Throughout the performance I would shift in my seat restlessly, irritated almost because I was the guest of my close friend, whose father had passed on his complimentary tickets to the Opening Night performance as he was unable to attend. Of course I was filled with gratitude for the entire experience, but given how powerfully moved I was as a newcomer to Mozart, I couldn’t help imagining how much better it would be if all the wealthy people had to pay to attend opening night to these grand cultural events.

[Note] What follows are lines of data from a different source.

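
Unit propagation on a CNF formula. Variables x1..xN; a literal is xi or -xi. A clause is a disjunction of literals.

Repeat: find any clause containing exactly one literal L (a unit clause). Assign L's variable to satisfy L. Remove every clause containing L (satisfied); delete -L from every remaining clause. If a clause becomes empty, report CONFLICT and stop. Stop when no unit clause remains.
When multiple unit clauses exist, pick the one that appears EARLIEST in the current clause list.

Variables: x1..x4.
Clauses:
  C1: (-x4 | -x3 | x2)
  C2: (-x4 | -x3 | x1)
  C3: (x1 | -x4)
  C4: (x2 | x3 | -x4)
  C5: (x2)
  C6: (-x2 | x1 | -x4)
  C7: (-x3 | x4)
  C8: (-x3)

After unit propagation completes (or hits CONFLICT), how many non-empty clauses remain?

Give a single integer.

Answer: 2

Derivation:
unit clause [2] forces x2=T; simplify:
  drop -2 from [-2, 1, -4] -> [1, -4]
  satisfied 3 clause(s); 5 remain; assigned so far: [2]
unit clause [-3] forces x3=F; simplify:
  satisfied 3 clause(s); 2 remain; assigned so far: [2, 3]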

It bemused me that the complimentary tickets would not be issued to the great many folk who could never afford to attend, and who probably wouldn’t even think to attend, as like me, they are not particularly drawn to the full appreciation of classical music. It does beg the question. What if those numerous people could have that same experience, an introduction that unfailingly taps a part of our humanity that no matter who you are and what your music tastes, you can’t help but be inspired and moved? If you make the rich people pay and give the free tickets to those who ordinarily would never have access to this kind of performance, at worst you waste a few seats, at best you sow the seed of a life-long love of, and engagement in culture and the arts. Australia Council for the Arts’ Queensland Artsupport Manager, Fiona Maxwell, led a New York philanthropy leadership tour in 2012. In her subsequent feature report of 30 May 2012 in Artery, she keenly points out “in Australia on opening nights, most tickets in the house are given away for free. In New York they charge twice as much and make it a gala event”.

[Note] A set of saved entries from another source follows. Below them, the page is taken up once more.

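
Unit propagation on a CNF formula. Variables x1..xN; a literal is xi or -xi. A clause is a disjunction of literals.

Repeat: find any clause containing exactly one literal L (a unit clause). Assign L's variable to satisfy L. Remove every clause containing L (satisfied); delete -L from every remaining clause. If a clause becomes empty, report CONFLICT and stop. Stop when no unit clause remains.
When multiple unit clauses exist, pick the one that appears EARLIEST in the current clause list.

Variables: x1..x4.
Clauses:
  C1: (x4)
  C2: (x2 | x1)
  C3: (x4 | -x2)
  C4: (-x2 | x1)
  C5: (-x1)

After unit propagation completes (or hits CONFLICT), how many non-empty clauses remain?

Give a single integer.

unit clause [4] forces x4=T; simplify:
  satisfied 2 clause(s); 3 remain; assigned so far: [4]
unit clause [-1] forces x1=F; simplify:
  drop 1 from [2, 1] -> [2]
  drop 1 from [-2, 1] -> [-2]
  satisfied 1 clause(s); 2 remain; assigned so far: [1, 4]
unit clause [2] forces x2=T; simplify:
  drop -2 from [-2] -> [] (empty!)
  satisfied 1 clause(s); 1 remain; assigned so far: [1, 2, 4]
CONFLICT (empty clause)

Answer: 0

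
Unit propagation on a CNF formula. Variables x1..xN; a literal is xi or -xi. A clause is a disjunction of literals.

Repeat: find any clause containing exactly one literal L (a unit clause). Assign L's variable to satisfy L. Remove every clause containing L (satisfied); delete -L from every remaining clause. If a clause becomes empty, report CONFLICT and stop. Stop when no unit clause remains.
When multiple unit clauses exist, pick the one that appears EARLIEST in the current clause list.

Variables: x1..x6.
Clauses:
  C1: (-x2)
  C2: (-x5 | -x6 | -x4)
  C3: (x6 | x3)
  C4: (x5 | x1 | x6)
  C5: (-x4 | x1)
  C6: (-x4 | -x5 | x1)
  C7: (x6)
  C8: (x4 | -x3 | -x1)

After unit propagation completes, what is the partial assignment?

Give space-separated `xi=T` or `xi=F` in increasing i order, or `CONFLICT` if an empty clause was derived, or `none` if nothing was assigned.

unit clause [-2] forces x2=F; simplify:
  satisfied 1 clause(s); 7 remain; assigned so far: [2]
unit clause [6] forces x6=T; simplify:
  drop -6 from [-5, -6, -4] -> [-5, -4]
  satisfied 3 clause(s); 4 remain; assigned so far: [2, 6]

Answer: x2=F x6=T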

There is a strong case against offering free tickets to donors, benefactors, supporters, politicians, Board members, journalists and would-be promoters of a cultural event. The other pertinent benefit of encouraging newcomers to such previously unattended experiences is that of donor cultivation. In reading the list of donors and contributors to the Brandenburg in the back of the program, I realised that cultural philanthropy was not just for the wealthy, and for a small annual contribution I could actually help sustain the small but brilliant organisation and their artistic endeavours. I reckon I’d give twice as much if I knew my philanthropic contribution was also going to support people who are dis-engaged, and from disadvantaged communities in gaining access to the same magnificence I experienced that lovely Sydney autumn night. Oh the diversity in the philanthropic ecosystem this could nurture.